O caso particular da economia portuguesa não foge à regra, mas tem naturalmente algumas particularidades, umas pró-V e outras pró-U. Entre as pró-V estão os factos de a subida do preço dos activos entre nós, particularmente do das casas, ter sido bem menos pronunciada nos bons tempos do que noutros mercados mais dinâmicos e, paradoxalmente, de o sistema financeiro nacional ser muito dependente da banca comercial, cuja dinâmica, ainda que reconhecidamente pró-cíclica, o é, apesar de tudo, menos do que a da banca de investimento. A única pró-U é, infelizmente, muito forte - todos os agentes económicos nacionais (empresas, famílias e Estado) estão, em média, fortemente endividados.

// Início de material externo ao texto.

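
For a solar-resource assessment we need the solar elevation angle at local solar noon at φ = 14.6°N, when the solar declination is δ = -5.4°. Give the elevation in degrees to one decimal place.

70.0°

At local noon the hour angle is zero, so the zenith angle equals |φ − δ| = |+14.6° − (-5.400°)| = 20.000°.
Elevation = 90° − 20.000° = 70.0°.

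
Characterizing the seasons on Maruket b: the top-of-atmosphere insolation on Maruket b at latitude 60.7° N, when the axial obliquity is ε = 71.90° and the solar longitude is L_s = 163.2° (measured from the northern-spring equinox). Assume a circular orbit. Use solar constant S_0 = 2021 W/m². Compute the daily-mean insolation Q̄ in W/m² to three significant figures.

Solar declination: sin δ = sin ε · sin L_s = sin 71.90° × sin 163.2° = 0.27473, so δ = +15.946°.
cos h₀ = −tan(+60.7°) tan(+15.946°) = -0.5092, h₀ = 2.1050 rad.
Bracket: h₀ sin ϕ sin δ + cos ϕ cos δ sin h₀ = 2.1050×0.87207×0.27473 + 0.48938×0.96152×0.86068 = 0.504324 + 0.404992 = 0.909316.
Q̄ = (S_0/π) × [bracket] = (2021/π) × 0.909316 = 585.0 W/m².

Q̄ ≈ 585 W/m²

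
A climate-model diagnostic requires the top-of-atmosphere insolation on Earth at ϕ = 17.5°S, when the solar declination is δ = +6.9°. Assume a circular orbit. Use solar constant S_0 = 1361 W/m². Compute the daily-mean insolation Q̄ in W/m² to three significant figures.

Q̄ ≈ 386 W/m²

cos h₀ = −tan(-17.5°) tan(+6.900°) = 0.0382, h₀ = 1.5326 rad.
Bracket: h₀ sin ϕ sin δ + cos ϕ cos δ sin h₀ = 1.5326×-0.30071×0.12014 + 0.95372×0.99276×0.99927 = -0.055369 + 0.946124 = 0.890755.
Q̄ = (S_0/π) × [bracket] = (1361/π) × 0.890755 = 385.9 W/m².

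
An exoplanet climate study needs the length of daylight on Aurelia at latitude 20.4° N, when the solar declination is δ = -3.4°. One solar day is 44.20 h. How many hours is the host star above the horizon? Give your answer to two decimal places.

cos H₀ = −tan φ · tan δ = −tan(+20.4°) × tan(-3.400°) = 0.0221, so H₀ = 1.5487 rad = 88.73°.
Daylight = 2H₀/(2π) × 44.20 h = (1.5487/π) × 44.20 = 21.79 h.

21.79 h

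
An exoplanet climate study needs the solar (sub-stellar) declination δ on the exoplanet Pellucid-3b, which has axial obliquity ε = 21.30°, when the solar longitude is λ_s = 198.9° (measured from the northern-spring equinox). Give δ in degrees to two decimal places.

sin δ = sin ε · sin λ_s = sin 21.30° × sin 198.9° = -0.117663.
δ = arcsin(-0.117663) = -6.76°.

δ = -6.76°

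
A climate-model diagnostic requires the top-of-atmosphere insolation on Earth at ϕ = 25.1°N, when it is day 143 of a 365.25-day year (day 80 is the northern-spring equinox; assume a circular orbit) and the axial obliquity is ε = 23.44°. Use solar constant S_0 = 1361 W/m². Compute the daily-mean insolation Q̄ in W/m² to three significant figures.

Q̄ ≈ 474 W/m²

Solar longitude: L_s = 360° × (143 − 80)/365.25 = 62.094°.
sin δ = sin 23.44° × sin 62.094° = 0.35153, so δ = +20.581°.
cos h₀ = −tan(+25.1°) tan(+20.581°) = -0.1759, h₀ = 1.7476 rad.
Bracket: h₀ sin ϕ sin δ + cos ϕ cos δ sin h₀ = 1.7476×0.42420×0.35153 + 0.90557×0.93618×0.98441 = 0.260600 + 0.834560 = 1.095160.
Q̄ = (S_0/π) × [bracket] = (1361/π) × 1.095160 = 474.4 W/m².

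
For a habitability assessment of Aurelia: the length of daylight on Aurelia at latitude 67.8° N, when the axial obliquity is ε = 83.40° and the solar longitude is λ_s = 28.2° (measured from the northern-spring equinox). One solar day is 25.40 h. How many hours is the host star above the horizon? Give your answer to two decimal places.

25.40 h

Solar declination: sin δ = sin ε · sin λ_s = sin 83.40° × sin 28.2° = 0.46942, so δ = +27.997°.
Sunrise equation: cos H₀ = −tan φ · tan δ = -1.3027 ≤ −1, so the host star never sets (polar day) and H₀ = π.
Daylight = 2H₀/(2π) × 25.40 h = (3.1416/π) × 25.40 = 25.40 h.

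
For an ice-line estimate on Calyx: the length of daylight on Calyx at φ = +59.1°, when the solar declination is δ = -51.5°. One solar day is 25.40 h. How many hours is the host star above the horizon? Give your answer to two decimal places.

cos H₀ = −tan φ · tan δ = 2.1006 ≥ 1, so the host star never rises (polar night) and H₀ = 0.
Daylight = 2H₀/(2π) × 25.40 h = (0.0000/π) × 25.40 = 0.00 h.

0.00 h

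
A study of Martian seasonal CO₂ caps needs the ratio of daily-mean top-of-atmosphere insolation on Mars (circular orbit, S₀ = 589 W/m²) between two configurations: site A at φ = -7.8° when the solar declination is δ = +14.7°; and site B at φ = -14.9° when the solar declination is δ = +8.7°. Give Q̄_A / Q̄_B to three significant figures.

Q̄_A / Q̄_B ≈ 1.01

— Configuration A (φ=-7.8°):
cos H₀ = −tan(-7.8°) tan(+14.700°) = 0.0359, H₀ = 1.5349 rad.
Bracket: H₀ sin φ sin δ + cos φ cos δ sin H₀ = 1.5349×-0.13572×0.25376 + 0.99075×0.96727×0.99935 = -0.052862 + 0.957700 = 0.904838.
Q̄ = (S₀/π) × [bracket] = (589/π) × 0.904838 = 169.64 W/m².
— Configuration B (φ=-14.9°):
cos H₀ = −tan(-14.9°) tan(+8.700°) = 0.0407, H₀ = 1.5301 rad.
Bracket: H₀ sin φ sin δ + cos φ cos δ sin H₀ = 1.5301×-0.25713×0.15126 + 0.96638×0.98849×0.99917 = -0.059511 + 0.954464 = 0.894953.
Q̄ = (S₀/π) × [bracket] = (589/π) × 0.894953 = 167.79 W/m².
Ratio Q̄_A / Q̄_B = 169.64 / 167.79 = 1.011.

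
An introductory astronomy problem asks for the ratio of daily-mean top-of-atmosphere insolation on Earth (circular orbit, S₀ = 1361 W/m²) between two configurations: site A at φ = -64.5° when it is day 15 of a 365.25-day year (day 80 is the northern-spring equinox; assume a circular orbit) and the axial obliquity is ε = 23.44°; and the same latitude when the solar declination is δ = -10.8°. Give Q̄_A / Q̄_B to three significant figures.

— Configuration A (φ=-64.5°):
Solar longitude: λ_s = 360° × (15 − 80)/365.25 = -64.066°, i.e. -64.066° + 360° = 295.934°.
sin δ = sin 23.44° × sin 295.934° = -0.35773, so δ = -20.961°.
cos H₀ = −tan(-64.5°) tan(-20.961°) = -0.8031, H₀ = 2.5033 rad.
Bracket: H₀ sin φ sin δ + cos φ cos δ sin H₀ = 2.5033×-0.90259×-0.35773 + 0.43051×0.93383×0.59579 = 0.808274 + 0.239521 = 1.047795.
Q̄ = (S₀/π) × [bracket] = (1361/π) × 1.047795 = 453.93 W/m².
— Configuration B (φ=-64.5°):
cos H₀ = −tan(-64.5°) tan(-10.800°) = -0.3999, H₀ = 1.9822 rad.
Bracket: H₀ sin φ sin δ + cos φ cos δ sin H₀ = 1.9822×-0.90259×-0.18738 + 0.43051×0.98229×0.91654 = 0.335244 + 0.387592 = 0.722836.
Q̄ = (S₀/π) × [bracket] = (1361/π) × 0.722836 = 313.15 W/m².
Ratio Q̄_A / Q̄_B = 453.93 / 313.15 = 1.450.

Q̄_A / Q̄_B ≈ 1.45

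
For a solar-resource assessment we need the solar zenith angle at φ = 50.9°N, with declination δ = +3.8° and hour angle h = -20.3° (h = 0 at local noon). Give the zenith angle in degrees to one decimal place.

cos θ_z = sin φ sin δ + cos φ cos δ cos h = 0.051432 + 0.590203 = 0.641635.
θ_z = arccos(0.641635) = 50.1°.

θ_z = 50.1°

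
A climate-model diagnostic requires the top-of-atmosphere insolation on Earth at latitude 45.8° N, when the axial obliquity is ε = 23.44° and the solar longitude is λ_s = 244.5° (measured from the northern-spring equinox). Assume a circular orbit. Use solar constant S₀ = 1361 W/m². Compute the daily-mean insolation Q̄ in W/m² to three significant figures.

Solar declination: sin δ = sin ε · sin λ_s = sin 23.44° × sin 244.5° = -0.35904, so δ = -21.041°.
cos H₀ = −tan(+45.8°) tan(-21.041°) = 0.3956, H₀ = 1.1641 rad.
Bracket: H₀ sin φ sin δ + cos φ cos δ sin H₀ = 1.1641×0.71691×-0.35904 + 0.69717×0.93332×0.91843 = -0.299639 + 0.597607 = 0.297968.
Q̄ = (S₀/π) × [bracket] = (1361/π) × 0.297968 = 129.1 W/m².

Q̄ ≈ 129 W/m²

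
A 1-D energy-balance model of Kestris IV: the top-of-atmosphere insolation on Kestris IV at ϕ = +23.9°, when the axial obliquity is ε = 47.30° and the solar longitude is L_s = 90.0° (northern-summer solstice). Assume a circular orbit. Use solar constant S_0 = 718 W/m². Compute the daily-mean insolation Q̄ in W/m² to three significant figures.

Q̄ ≈ 265 W/m²

Solar declination: sin δ = sin ε · sin L_s = sin 47.30° × sin 90.0° = 0.73491, so δ = +47.300°.
cos h₀ = −tan(+23.9°) tan(+47.300°) = -0.4802, h₀ = 2.0717 rad.
Bracket: h₀ sin ϕ sin δ + cos ϕ cos δ sin h₀ = 2.0717×0.40514×0.73491 + 0.91425×0.67816×0.87715 = 0.616831 + 0.543840 = 1.160671.
Q̄ = (S_0/π) × [bracket] = (718/π) × 1.160671 = 265.3 W/m².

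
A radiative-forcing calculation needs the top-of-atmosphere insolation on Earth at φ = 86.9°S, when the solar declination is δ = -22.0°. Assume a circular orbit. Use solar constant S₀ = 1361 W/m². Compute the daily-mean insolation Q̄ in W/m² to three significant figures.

cos H₀ = −tan(-86.9°) tan(-22.000°) = -7.4601 ≤ −1 ⇒ polar day, H₀ = π.
Bracket: H₀ sin φ sin δ + cos φ cos δ sin H₀ = 3.1416×-0.99854×-0.37461 + 0.05408×0.92718×0.00000 = 1.175157 + 0.000000 = 1.175157.
Q̄ = (S₀/π) × [bracket] = (1361/π) × 1.175157 = 509.1 W/m².

Q̄ ≈ 509 W/m²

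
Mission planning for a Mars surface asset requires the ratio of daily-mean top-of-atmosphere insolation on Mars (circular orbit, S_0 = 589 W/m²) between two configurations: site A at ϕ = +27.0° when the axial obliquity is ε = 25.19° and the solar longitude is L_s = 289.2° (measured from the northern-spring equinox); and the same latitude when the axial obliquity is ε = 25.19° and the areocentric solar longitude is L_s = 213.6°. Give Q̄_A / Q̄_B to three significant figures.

— Configuration A (ϕ=+27.0°):
Solar declination: sin δ = sin ε · sin L_s = sin 25.19° × sin 289.2° = -0.40195, so δ = -23.700°.
cos h₀ = −tan(+27.0°) tan(-23.700°) = 0.2237, h₀ = 1.3452 rad.
Bracket: h₀ sin ϕ sin δ + cos ϕ cos δ sin h₀ = 1.3452×0.45399×-0.40195 + 0.89101×0.91566×0.97467 = -0.245474 + 0.795196 = 0.549722.
Q̄ = (S_0/π) × [bracket] = (589/π) × 0.549722 = 103.06 W/m².
— Configuration B (ϕ=+27.0°):
sin δ = sin 25.19° × sin 213.6° = -0.23554, so δ = -13.623°.
cos h₀ = −tan(+27.0°) tan(-13.623°) = 0.1235, h₀ = 1.4470 rad.
Bracket: h₀ sin ϕ sin δ + cos ϕ cos δ sin h₀ = 1.4470×0.45399×-0.23554 + 0.89101×0.97187×0.99235 = -0.154732 + 0.859321 = 0.704589.
Q̄ = (S_0/π) × [bracket] = (589/π) × 0.704589 = 132.10 W/m².
Ratio Q̄_A / Q̄_B = 103.06 / 132.10 = 0.7802.

Q̄_A / Q̄_B ≈ 0.780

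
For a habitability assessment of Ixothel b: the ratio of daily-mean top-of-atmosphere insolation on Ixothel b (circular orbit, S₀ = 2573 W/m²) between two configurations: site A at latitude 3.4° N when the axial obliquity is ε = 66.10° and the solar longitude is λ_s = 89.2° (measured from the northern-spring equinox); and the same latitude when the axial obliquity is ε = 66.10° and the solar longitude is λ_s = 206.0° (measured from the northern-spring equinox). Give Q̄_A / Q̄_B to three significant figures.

— Configuration A (φ=+3.4°):
Solar declination: sin δ = sin ε · sin λ_s = sin 66.10° × sin 89.2° = 0.91416, so δ = +66.087°.
cos H₀ = −tan(+3.4°) tan(+66.087°) = -0.1340, H₀ = 1.7052 rad.
Bracket: H₀ sin φ sin δ + cos φ cos δ sin H₀ = 1.7052×0.05931×0.91416 + 0.99824×0.40534×0.99098 = 0.092454 + 0.400977 = 0.493431.
Q̄ = (S₀/π) × [bracket] = (2573/π) × 0.493431 = 404.13 W/m².
— Configuration B (φ=+3.4°):
Solar declination: sin δ = sin ε · sin λ_s = sin 66.10° × sin 206.0° = -0.40078, so δ = -23.627°.
cos H₀ = −tan(+3.4°) tan(-23.627°) = 0.0260, H₀ = 1.5448 rad.
Bracket: H₀ sin φ sin δ + cos φ cos δ sin H₀ = 1.5448×0.05931×-0.40078 + 0.99824×0.91617×0.99966 = -0.036720 + 0.914247 = 0.877527.
Q̄ = (S₀/π) × [bracket] = (2573/π) × 0.877527 = 718.70 W/m².
Ratio Q̄_A / Q̄_B = 404.13 / 718.70 = 0.5623.

Q̄_A / Q̄_B ≈ 0.562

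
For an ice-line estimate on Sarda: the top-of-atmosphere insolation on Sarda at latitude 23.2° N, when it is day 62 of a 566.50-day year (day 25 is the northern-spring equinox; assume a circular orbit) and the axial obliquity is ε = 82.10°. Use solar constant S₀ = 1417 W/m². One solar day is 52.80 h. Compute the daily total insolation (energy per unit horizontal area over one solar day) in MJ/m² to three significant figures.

Solar longitude: λ_s = 360° × (62 − 25)/566.50 = 23.513°.
sin δ = sin 82.10° × sin 23.513° = 0.39517, so δ = +23.276°.
cos H₀ = −tan(+23.2°) tan(+23.276°) = -0.1844, H₀ = 1.7562 rad.
Bracket: H₀ sin φ sin δ + cos φ cos δ sin H₀ = 1.7562×0.39394×0.39517 + 0.91914×0.91861×0.98286 = 0.273393 + 0.829859 = 1.103252.
Q̄ = (S₀/π) × [bracket] = (1417/π) × 1.103252 = 497.62 W/m².
Daily total = Q̄ × 52.80 h × 3600 s/h = 497.62 × 52.80 × 3600 / 10⁶ = 94.59 MJ/m².

94.6 MJ/m²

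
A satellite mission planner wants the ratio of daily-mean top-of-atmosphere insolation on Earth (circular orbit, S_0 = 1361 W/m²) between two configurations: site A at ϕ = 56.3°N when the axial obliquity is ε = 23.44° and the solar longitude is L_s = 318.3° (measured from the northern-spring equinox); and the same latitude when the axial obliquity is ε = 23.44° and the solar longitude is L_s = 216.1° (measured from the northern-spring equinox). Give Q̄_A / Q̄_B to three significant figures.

Q̄_A / Q̄_B ≈ 0.875

— Configuration A (ϕ=+56.3°):
Solar declination: sin δ = sin ε · sin L_s = sin 23.44° × sin 318.3° = -0.26462, so δ = -15.344°.
cos h₀ = −tan(+56.3°) tan(-15.344°) = 0.4114, h₀ = 1.1468 rad.
Bracket: h₀ sin ϕ sin δ + cos ϕ cos δ sin h₀ = 1.1468×0.83195×-0.26462 + 0.55484×0.96435×0.91143 = -0.252469 + 0.487670 = 0.235201.
Q̄ = (S_0/π) × [bracket] = (1361/π) × 0.235201 = 101.89 W/m².
— Configuration B (ϕ=+56.3°):
Solar declination: sin δ = sin ε · sin L_s = sin 23.44° × sin 216.1° = -0.23438, so δ = -13.555°.
cos h₀ = −tan(+56.3°) tan(-13.555°) = 0.3615, h₀ = 1.2009 rad.
Bracket: h₀ sin ϕ sin δ + cos ϕ cos δ sin h₀ = 1.2009×0.83195×-0.23438 + 0.55484×0.97215×0.93237 = -0.234166 + 0.502909 = 0.268743.
Q̄ = (S_0/π) × [bracket] = (1361/π) × 0.268743 = 116.42 W/m².
Ratio Q̄_A / Q̄_B = 101.89 / 116.42 = 0.8752.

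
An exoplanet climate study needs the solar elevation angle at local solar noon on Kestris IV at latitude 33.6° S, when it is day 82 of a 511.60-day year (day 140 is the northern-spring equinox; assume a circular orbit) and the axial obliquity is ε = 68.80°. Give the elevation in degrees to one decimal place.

86.1°

Solar longitude: λ_s = 360° × (82 − 140)/511.60 = -40.813°, i.e. -40.813° + 360° = 319.187°.
sin δ = sin 68.80° × sin 319.187° = -0.60936, so δ = -37.543°.
At local noon the hour angle is zero, so the zenith angle equals |φ − δ| = |-33.6° − (-37.543°)| = 3.943°.
Elevation = 90° − 3.943° = 86.1°.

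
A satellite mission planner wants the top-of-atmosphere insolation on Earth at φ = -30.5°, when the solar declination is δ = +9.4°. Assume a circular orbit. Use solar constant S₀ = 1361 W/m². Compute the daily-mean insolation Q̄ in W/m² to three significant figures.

cos H₀ = −tan(-30.5°) tan(+9.400°) = 0.0975, H₀ = 1.4731 rad.
Bracket: H₀ sin φ sin δ + cos φ cos δ sin H₀ = 1.4731×-0.50754×0.16333 + 0.86163×0.98657×0.99523 = -0.122115 + 0.846004 = 0.723889.
Q̄ = (S₀/π) × [bracket] = (1361/π) × 0.723889 = 313.6 W/m².

Q̄ ≈ 314 W/m²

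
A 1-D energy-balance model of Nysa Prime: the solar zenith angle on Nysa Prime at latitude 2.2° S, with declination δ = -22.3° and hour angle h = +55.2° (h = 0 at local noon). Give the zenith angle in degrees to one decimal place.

cos θ_z = sin φ sin δ + cos φ cos δ cos h = 0.014566 + 0.527641 = 0.542207.
θ_z = arccos(0.542207) = 57.2°.

θ_z = 57.2°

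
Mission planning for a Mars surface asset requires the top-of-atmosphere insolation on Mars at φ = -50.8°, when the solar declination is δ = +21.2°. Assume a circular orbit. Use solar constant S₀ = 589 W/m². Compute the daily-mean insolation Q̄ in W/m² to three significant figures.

cos H₀ = −tan(-50.8°) tan(+21.200°) = 0.4756, H₀ = 1.0752 rad.
Bracket: H₀ sin φ sin δ + cos φ cos δ sin H₀ = 1.0752×-0.77494×0.36162 + 0.63203×0.93232×0.87967 = -0.301307 + 0.518349 = 0.217042.
Q̄ = (S₀/π) × [bracket] = (589/π) × 0.217042 = 40.69 W/m².

Q̄ ≈ 40.7 W/m²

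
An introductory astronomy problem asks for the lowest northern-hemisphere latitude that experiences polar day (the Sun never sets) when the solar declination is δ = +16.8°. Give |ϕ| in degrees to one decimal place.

|ϕ| = 73.2°

Polar day requires cos h₀ = −tan ϕ tan δ ≤ −1, i.e. tan ϕ tan δ ≥ 1.
The boundary is |tan ϕ| · |tan δ| = 1, so |ϕ| = 90° − |δ| = 90° − 16.8° = 73.2° in the northern hemisphere.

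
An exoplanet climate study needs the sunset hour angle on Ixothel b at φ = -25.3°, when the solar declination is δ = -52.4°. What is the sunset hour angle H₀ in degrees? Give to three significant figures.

cos H₀ = −tan φ · tan δ = −tan(-25.3°) × tan(-52.400°) = -0.6138, so H₀ = 2.2317 rad = 127.87°.

H₀ = 128°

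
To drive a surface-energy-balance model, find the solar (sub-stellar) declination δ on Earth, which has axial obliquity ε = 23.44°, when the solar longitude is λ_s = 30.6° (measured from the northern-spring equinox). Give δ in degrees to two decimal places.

sin δ = sin ε · sin λ_s = sin 23.44° × sin 30.6° = 0.202491.
δ = arcsin(0.202491) = +11.68°.

δ = +11.68°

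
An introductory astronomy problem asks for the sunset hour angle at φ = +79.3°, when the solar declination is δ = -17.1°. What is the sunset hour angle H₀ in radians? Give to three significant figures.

H₀ = 0.00 rad

cos H₀ = −tan φ · tan δ = 1.6281 ≥ 1, so the Sun never rises (polar night) and H₀ = 0.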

Citando Lord Keynes, num trecho de vocação global escrito em meados do século passado que se adapta como uma luva à realidade portuguesa de hoje: "There is a multitude of real assets in the world which constitutes our capital wealth - buildings, stocks of commodities, goods in the course of manufacture and of transport, and so forth. The nominal owners of these assets, however, have not infrequently borrowed money in order to become possessed of them. To a corresponding extent the actual owners of wealth have claims, not on real assets, but on money". As empresas, as famílias e os governos endividados têm estruturas de passivos cuja capacidade de pagamento é confirmada, ou infirmada, pelo desempenho da economia, e pelas expectativas de lucros que este gera. Ora estas expectativas materializar-se-ão se ocorrer investimento, ou seja, se os passivos de hoje são ou não pontualmente amortizáveis depende do investimento de amanhã. Perante um choque financeiro gerador de um ciclo de aguda, e duradoura, escassez de crédito numa economia onde não há alternativa séria a este, a letra do alfabeto que está no horizonte é o "U".